To cast the contrast in modern day terms, it’s as though Kane is editing The New York Post or The National Inquirer whereas the News on the March newsreel that lays out his life is The New York Times. Welles may be nostalgic for an earlier personality-driven journalism over the faceless media empire that appears to be replacing it, but Time-Life had higher truth standards than William Randolph Hearst’s Sun newspapers.

Once entertainment trumps truth, however, Kane is king, and the dynamism of Welles’s character helps us understand why today’s media is riveted by Trump. Politicians who major goal is to be effective public servants—let’s start with Jeb Bush and Hillary Clinton—appear low energy in contrast. They may know that substantive change occurs through slow, steady, and unglamorous work, but try getting people to tune in to that story..

In the end Welles, even while he dismembers Kane, is nostalgic for his glamour, and that glamour, in the end, is probably what draws Trump to the film.
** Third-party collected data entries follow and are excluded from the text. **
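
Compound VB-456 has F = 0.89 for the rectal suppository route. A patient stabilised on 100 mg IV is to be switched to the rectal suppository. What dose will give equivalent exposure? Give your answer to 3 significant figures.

D_rectal = 112 mg

For equal systemic exposure: F × D_ev = D_iv
D_ev = D_iv / F = 100 / 0.89 = 112.36 mg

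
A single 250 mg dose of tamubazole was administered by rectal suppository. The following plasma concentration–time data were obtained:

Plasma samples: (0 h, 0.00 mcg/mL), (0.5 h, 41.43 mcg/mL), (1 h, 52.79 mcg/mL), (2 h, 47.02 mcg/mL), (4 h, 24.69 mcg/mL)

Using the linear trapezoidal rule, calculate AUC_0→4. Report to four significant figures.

AUC = 155.5 mcg/mL·h

Trapezoidal AUC_0→4:
  [0→0.5]: (0.00+41.43)/2 × 0.5 = 10.3575
  [0.5→1]: (41.43+52.79)/2 × 0.5 = 23.555
  [1→2]: (52.79+47.02)/2 × 1 = 49.905
  [2→4]: (47.02+24.69)/2 × 2 = 71.71
  Sum = 155.5275 mcg/mL·h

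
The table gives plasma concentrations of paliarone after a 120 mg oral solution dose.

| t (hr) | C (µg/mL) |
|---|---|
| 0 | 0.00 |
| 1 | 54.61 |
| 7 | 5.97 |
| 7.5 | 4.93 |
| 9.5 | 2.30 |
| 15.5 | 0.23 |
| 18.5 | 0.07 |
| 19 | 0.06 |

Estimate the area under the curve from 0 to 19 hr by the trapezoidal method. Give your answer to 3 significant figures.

AUC = 227 µg/mL·hr

Trapezoidal AUC_0→19:
  [0→1]: (0.00+54.61)/2 × 1 = 27.305
  [1→7]: (54.61+5.97)/2 × 6 = 181.74
  [7→7.5]: (5.97+4.93)/2 × 0.5 = 2.725
  [7.5→9.5]: (4.93+2.30)/2 × 2 = 7.23
  [9.5→15.5]: (2.30+0.23)/2 × 6 = 7.59
  [15.5→18.5]: (0.23+0.07)/2 × 3 = 0.45
  [18.5→19]: (0.07+0.06)/2 × 0.5 = 0.0325
  Sum = 227.0725 µg/mL·hr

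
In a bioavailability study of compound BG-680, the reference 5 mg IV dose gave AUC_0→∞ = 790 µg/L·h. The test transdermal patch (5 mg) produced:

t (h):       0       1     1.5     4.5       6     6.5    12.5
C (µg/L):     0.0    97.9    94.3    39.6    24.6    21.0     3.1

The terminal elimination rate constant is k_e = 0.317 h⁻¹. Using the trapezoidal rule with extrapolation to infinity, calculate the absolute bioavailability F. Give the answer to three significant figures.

Trapezoidal AUC_0→12.5 (transdermal patch):
  [0→1]: (0.0+97.9)/2 × 1 = 48.95
  [1→1.5]: (97.9+94.3)/2 × 0.5 = 48.05
  [1.5→4.5]: (94.3+39.6)/2 × 3 = 200.85
  [4.5→6]: (39.6+24.6)/2 × 1.5 = 48.15
  [6→6.5]: (24.6+21.0)/2 × 0.5 = 11.4
  [6.5→12.5]: (21.0+3.1)/2 × 6 = 72.3
  Sum = 429.7 µg/L·h
Tail: C_last/k_e = 3.1/0.317 = 9.779
AUC_0→∞ (transdermal patch) = 429.7 + 9.779 = 439.479 µg/L·h
F = (AUC_ev/D_ev)/(AUC_iv/D_iv) = (439.479/5)/(790/5) = 87.8958/158 = 0.5563

F = 0.556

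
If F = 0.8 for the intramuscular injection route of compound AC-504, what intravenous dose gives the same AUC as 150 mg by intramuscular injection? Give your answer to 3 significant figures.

D_iv = 120 mg

Systemic exposure from an extravascular dose = F × D_ev, so the equivalent IV dose is F × D_ev.
D_iv = F × D_ev = 0.8 × 150 = 120 mg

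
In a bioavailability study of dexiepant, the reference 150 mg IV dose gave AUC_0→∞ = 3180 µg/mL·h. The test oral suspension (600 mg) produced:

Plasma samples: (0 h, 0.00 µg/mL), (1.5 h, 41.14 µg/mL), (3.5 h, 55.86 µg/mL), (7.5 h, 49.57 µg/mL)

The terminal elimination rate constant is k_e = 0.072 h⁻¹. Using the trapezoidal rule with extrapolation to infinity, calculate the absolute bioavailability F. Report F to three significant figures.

F = 0.0808

Trapezoidal AUC_0→7.5 (oral suspension):
  [0→1.5]: (0.00+41.14)/2 × 1.5 = 30.855
  [1.5→3.5]: (41.14+55.86)/2 × 2 = 97.0
  [3.5→7.5]: (55.86+49.57)/2 × 4 = 210.86
  Sum = 338.715 µg/mL·h
Tail: C_last/k_e = 49.57/0.072 = 688.472
AUC_0→∞ (oral suspension) = 338.715 + 688.472 = 1027.187 µg/mL·h
F = (AUC_ev/D_ev)/(AUC_iv/D_iv) = (1027.187/600)/(3180/150) = 1.71198/21.2 = 0.0808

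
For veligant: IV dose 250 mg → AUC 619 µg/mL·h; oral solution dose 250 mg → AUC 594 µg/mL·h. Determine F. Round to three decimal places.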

The people I want running my country, however, are those who will do thankless work in the trenches. They are the ones who will make government serve us. They are the ones we must vote for in November.
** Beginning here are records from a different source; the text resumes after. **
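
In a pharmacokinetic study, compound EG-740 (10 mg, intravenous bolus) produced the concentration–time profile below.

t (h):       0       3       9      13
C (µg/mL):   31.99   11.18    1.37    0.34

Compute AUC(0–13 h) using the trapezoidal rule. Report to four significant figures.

Trapezoidal AUC_0→13:
  [0→3]: (31.99+11.18)/2 × 3 = 64.755
  [3→9]: (11.18+1.37)/2 × 6 = 37.65
  [9→13]: (1.37+0.34)/2 × 4 = 3.42
  Sum = 105.825 µg/mL·h

AUC = 105.8 µg/mL·h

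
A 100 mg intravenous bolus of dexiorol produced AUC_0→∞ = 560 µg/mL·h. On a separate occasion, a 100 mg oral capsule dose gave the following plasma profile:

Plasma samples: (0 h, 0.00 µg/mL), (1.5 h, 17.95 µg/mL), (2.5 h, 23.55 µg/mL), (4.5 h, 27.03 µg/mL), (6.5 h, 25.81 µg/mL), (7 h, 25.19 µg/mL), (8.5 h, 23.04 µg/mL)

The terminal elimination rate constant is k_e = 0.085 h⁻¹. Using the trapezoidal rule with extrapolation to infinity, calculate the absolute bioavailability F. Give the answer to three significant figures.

Trapezoidal AUC_0→8.5 (oral capsule):
  [0→1.5]: (0.00+17.95)/2 × 1.5 = 13.4625
  [1.5→2.5]: (17.95+23.55)/2 × 1 = 20.75
  [2.5→4.5]: (23.55+27.03)/2 × 2 = 50.58
  [4.5→6.5]: (27.03+25.81)/2 × 2 = 52.84
  [6.5→7]: (25.81+25.19)/2 × 0.5 = 12.75
  [7→8.5]: (25.19+23.04)/2 × 1.5 = 36.1725
  Sum = 186.555 µg/mL·h
Tail: C_last/k_e = 23.04/0.085 = 271.059
AUC_0→∞ (oral capsule) = 186.555 + 271.059 = 457.614 µg/mL·h
F = (AUC_ev/D_ev)/(AUC_iv/D_iv) = (457.614/100)/(560/100) = 4.57614/5.6 = 0.8172

F = 0.817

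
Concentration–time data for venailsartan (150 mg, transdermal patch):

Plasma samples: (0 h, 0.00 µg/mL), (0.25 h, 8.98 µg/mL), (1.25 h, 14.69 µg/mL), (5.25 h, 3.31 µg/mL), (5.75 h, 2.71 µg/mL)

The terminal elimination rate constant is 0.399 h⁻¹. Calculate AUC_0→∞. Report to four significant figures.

Trapezoidal AUC_0→5.75:
  [0→0.25]: (0.00+8.98)/2 × 0.25 = 1.1225
  [0.25→1.25]: (8.98+14.69)/2 × 1 = 11.835
  [1.25→5.25]: (14.69+3.31)/2 × 4 = 36.0
  [5.25→5.75]: (3.31+2.71)/2 × 0.5 = 1.505
  Sum = 50.4625 µg/mL·h
Extrapolated tail: C_last / k_e = 2.71 / 0.399 = 6.792
AUC_0→∞ = 50.4625 + 6.792 = 57.2545 µg/mL·h

AUC = 57.25 µg/mL·h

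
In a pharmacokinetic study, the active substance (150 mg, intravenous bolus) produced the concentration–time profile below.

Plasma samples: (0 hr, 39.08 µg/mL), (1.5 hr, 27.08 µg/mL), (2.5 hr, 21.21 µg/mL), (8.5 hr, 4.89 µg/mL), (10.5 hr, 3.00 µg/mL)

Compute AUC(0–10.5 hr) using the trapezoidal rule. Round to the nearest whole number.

Trapezoidal AUC_0→10.5:
  [0→1.5]: (39.08+27.08)/2 × 1.5 = 49.62
  [1.5→2.5]: (27.08+21.21)/2 × 1 = 24.145
  [2.5→8.5]: (21.21+4.89)/2 × 6 = 78.3
  [8.5→10.5]: (4.89+3.00)/2 × 2 = 7.89
  Sum = 159.955 µg/mL·hr

AUC = 160 µg/mL·hr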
Further thought: Following Hillary’s acceptance speech, a number of people noted the contrast between her use of the word “we” with Trump’s use of the word “I.” William Saletan of Slate, for instance, noted,

This contrast—Trump’s “I” against Clinton’s “we”—is the fundamental choice in the 2016 election. Until Clinton spoke, I had dismissed her convention theme, “Stronger Together,” as a cliché. I don’t anymore. It fits the candidates and the moment. Trump wants the election to be a contest between two people. He’s the charismatic figure, the entertainer, the brash CEO. Clinton rejects that framework. She’s not running against him for the same job. She’s challenging his view of what the job is. Her vision of the job—humbler, less autocratic, more collaborative—is better. It’s more effective. It’s more American.

Kane’s friend Jed Leland observes a false note after Kane takes over a newspaper with the intent of becoming a crusading journalist. Kane’s “Declaration of Principles,” to be printed on the front page of the first issue, captures their early idealism. However, it also contains a touch of Trumpian self-absorption that will ultimately lead Kane to violate these principles and blow up the friendship:

Kane (quoting from his Declaration): “I’ll provide the people of this city with a daily paper that will tell all the news honestly. I will also provide them–“
Leland: That’s the second sentence you’ve started with “I”–
Kane: People are going to know who’s responsible. And they’re going to get the news–the true news–quickly and simply and entertainingly. And no special interests will be allowed to interfere with the truth of that news. [Writing and reading again] “I will also provide them with a fighting and tireless champion of their rights as citizens and human beings–Signed–Charles Foster Kane.”

And one other thought: Kane, like Trump and narcissists generally, believes he can remake reality. The fact that Susan Alexander is not a good singer, relayed to him by Susan’s music teacher, don’t sway Kane, and he builds an opera house to showcase her “talent.” It’s a good symbol of those current politicians–most famously Karl Rove–who refuse to acknowledge a “reality based community” (say, scientific evidence of climate change). Here’s from The New York Times interview with Rove by Ron Susskind:

The aide [Rove] said that guys like me were “in what we call the reality-based community,” which he defined as people who “believe that solutions emerge from your judicious study of discernible reality.” … “That’s not the way the world really works anymore,” he continued. “We’re an empire now, and when we act, we create our own reality. And while you’re studying that reality—judiciously, as you will—we’ll act again, creating other new realities, which you can study too, and that’s how things will sort out. We’re history’s actors…and you, all of you, will be left to just study what we do.

With a President Trump, we can expect more of the same.